Governo surpreende ao anunciar que pode abrir quase 70 mil postos de trabalho no próximo ano. Em 2013, ainda há mais de 21 mil chances em diversos níveis. Mas especialistas dizem que o país precisa de mais 600 mil servidores
SIMONE KAFRUNI
Quem ambiciona entrar para o serviço público não pode reclamar da falta de oportunidades. Somente o governo federal pretende preencher 66.678 postos de trabalho em 2014, segundo prevê a proposta orçamentária encaminhada na semana passada ao Congresso. Com as mais de 21 mil vagas ainda abertas em concursos este ano, incluindo certames em governos estaduais, são quase 90 mil oportunidades até o final do ano que vem. Algumas inscrições terminam hoje (veja quadro), mas ainda há tempo para quem quer disputar uma chance de garantir estabilidade no emprego e ter salários normalmente mais altos do que os pagos pela iniciativa privada.
Com a obrigação de economizar para conter os gastos públicos e reequilibrar a economia do país, o governo surpreendeu ao anunciar a abertura de quase 70 mil vagas no ano que vem.
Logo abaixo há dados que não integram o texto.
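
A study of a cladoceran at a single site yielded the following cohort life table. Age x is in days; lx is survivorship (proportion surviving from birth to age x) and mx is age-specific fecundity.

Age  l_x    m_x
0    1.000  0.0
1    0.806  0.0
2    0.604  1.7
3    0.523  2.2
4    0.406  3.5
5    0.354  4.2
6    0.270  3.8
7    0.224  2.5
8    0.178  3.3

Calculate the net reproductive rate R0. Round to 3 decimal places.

7.259

lx·mx by age: 0, 0, 1.0268, 1.1506, 1.421, 1.4868, 1.026, 0.56, 0.5874
R0 = Σ lx·mx = 7.2586 → 7.259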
Entretanto, há quem diga que mesmo este montante será insuficiente para suprir a real necessidade de servidores. “Havia a expectativa de que, em 2014, o governo reduziria o número de certames. Mas o país precisa de serviços públicos de qualidade. Teremos eventos importantes, como a Copa do Mundo e as Olimpíadas, e, além da infraestrutura, são necessários mais funcionários”, afirmou o professor de Direito Penal para concursos Gladson Miranda.
Na avaliação de Miranda, as manifestações que tomaram as ruas do país em junho mostraram a indignação da população com a precariedade do serviço público. “Acho que o governo se deu conta disso e há expectativa de que sejam abertas cada vez mais vagas”, analisou.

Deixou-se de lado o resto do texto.